Let \[T=\left( \int _{-\pi/2}^{\pi/2}\cos x\,dx\right)\times\left(\int_\pi ^{2\pi} \sin x\,dx\right) \times\left(\int_0^{\pi/8}\frac{dx}{\cos 3x}\right).\] Which of the following is true?
\(T=0\);
\(T<0\);
\(T>0\);
\(T\) is not defined.
We are not asked to work out the exact value of \(T\), only to determine whether it is positive, negative or zero (if it is defined).
It might not be defined if there is a vertical asymptote in the region where we are integrating. We note that \(\dfrac{1}{\cos 3x}\) can be infinite for some values of \(x\).
So we only need to determine the sign for each of the three integrals involved in the product.
Consider the first integral, \[\int_{-\pi/2}^{\pi/2}\cos x\,dx.\] The graph of \(y=\cos x\) looks like this:
So the integral from \(x=-\pi/2\) to \(x=\pi/2\) is positive, as the graph all lies above the \(x\)-axis in this range.
Then for the second, \[\int_\pi^{2\pi}\sin x\,dx.\] The graph of \(y=\sin x\) looks like this:
Between \(x=\pi\) and \(x=2\pi\), this graph lies entirely below the \(x\)-axis, so this integral is negative.

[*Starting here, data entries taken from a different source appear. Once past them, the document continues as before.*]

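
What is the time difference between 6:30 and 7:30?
From 6:30 to 7:30:
(7 x 60 + 30) - (6 x 60 + 30) = 450 - 390 = 60 minutes
= 1 hour

Final answer: 1 hour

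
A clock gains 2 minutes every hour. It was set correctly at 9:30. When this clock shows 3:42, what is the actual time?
For every 60 true minutes, the faulty clock advances 62 minutes, so 1 faulty-clock minute corresponds to 60/62 true minutes.
From 9:30 to 3:42 on the faulty dial is 372 minutes.
True elapsed: 372 x 60/62 = 360 minutes = 6 hours.
True time: 9:30 + 6 hours = 3:30.

Final answer: 3:30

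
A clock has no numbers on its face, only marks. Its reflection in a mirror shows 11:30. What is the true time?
Reflection across the vertical (12-6) axis maps a hand at angle A degrees to (360 - A) degrees, which sends a reading of T minutes past 12:00 to (720 - T) minutes past 12:00.
Mirror reads 11:30 = 690 minutes past 12:00.
Actual time: (720 - 690) mod 720 = 30 minutes = 12:30.

Final answer: 12:30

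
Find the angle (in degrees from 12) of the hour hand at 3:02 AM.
The hour hand moves 30 degrees per hour and 0.5 degrees per minute.
At 3:02: (3) x 30 + 2 x 0.5 = 90 + 1 = 91 degrees

Final answer: 91 degrees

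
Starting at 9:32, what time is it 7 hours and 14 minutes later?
Starting time: 9:32
Adding 14 minutes to 32 minutes: 32 + 14 = 46 minutes
Adding 7 hours: 9 + 7 = 16 - 12 = 4
Final time: 4:46

Final answer: 4:46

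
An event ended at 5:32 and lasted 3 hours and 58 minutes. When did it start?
Starting time: 5:32 = 332 total minutes past 12:00
Subtracting: 3 hours and 58 minutes = 238 minutes
332 - 238 = 94 minutes
= 1 hour and 34 minutes past 12:00 = 1:34

Final answer: 1:34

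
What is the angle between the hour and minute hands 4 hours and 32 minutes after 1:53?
First find the time 4 hours and 32 minutes after 1:53.
Total minutes: 1 x 60 + 53 + 4 x 60 + 32 = 385.
385 mod 720 = 385 minutes = 6:25.
Now compute the angle at 6:25:
Hour hand: 6 x 30 + 25 x 0.5 = 192.5 degrees
Minute hand: 25 x 6 = 150 degrees
Difference: |192.5 - 150| = 42.5 degrees
The angle is 42.5 degrees

Final answer: 42.5 degrees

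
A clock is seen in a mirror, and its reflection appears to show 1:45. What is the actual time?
Reflection across the vertical (12-6) axis maps a hand at angle A degrees to (360 - A) degrees, which sends a reading of T minutes past 12:00 to (720 - T) minutes past 12:00.
Mirror reads 1:45 = 105 minutes past 12:00.
Actual time: (720 - 105) mod 720 = 615 minutes = 10:15.

Final answer: 10:15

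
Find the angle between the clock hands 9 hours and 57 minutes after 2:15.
First find the time 9 hours and 57 minutes after 2:15.
Total minutes: 2 x 60 + 15 + 9 x 60 + 57 = 732.
732 mod 720 = 12 minutes = 12:12.
Now compute the angle at 12:12:
Hour hand: 0 x 30 + 12 x 0.5 = 6 degrees
Minute hand: 12 x 6 = 72 degrees
Difference: |6 - 72| = 66 degrees
The angle is 66 degrees

Final answer: 66 degrees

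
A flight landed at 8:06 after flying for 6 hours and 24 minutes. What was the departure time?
Starting time: 8:06 = 486 total minutes past 12:00
Subtracting: 6 hours and 24 minutes = 384 minutes
486 - 384 = 102 minutes
= 1 hour and 42 minutes past 12:00 = 1:42

Final answer: 1:42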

For the third integral, \[\int_0^{\pi/8}\frac{dx}{\cos 3x}\] we will need to consider the graph of \(y=\cos 3x\), which is the graph of \(y=\cos x\) stretched by a scale factor of \(\frac{1}{3}\) in the \(x\)-direction.
Now \(\frac{1}{\cos 3x}\) is infinite at \(x=\pi/6\), but \(x=\pi/8<\pi/6\), and so there are no vertical asymptotes in the region where we are integrating.
This graph is positive between \(x=0\) and \(x=\pi/8\), so between \(x=0\) and \(x=\pi/8<\pi/6\), we see that \(\dfrac{1}{\cos 3x}\) is positive. Thus this third integral is positive.
Finally, we can combine the three integrals. Since two of them are positive and one is negative, their product must be negative.
The answer is therefore (b), \(T<0\).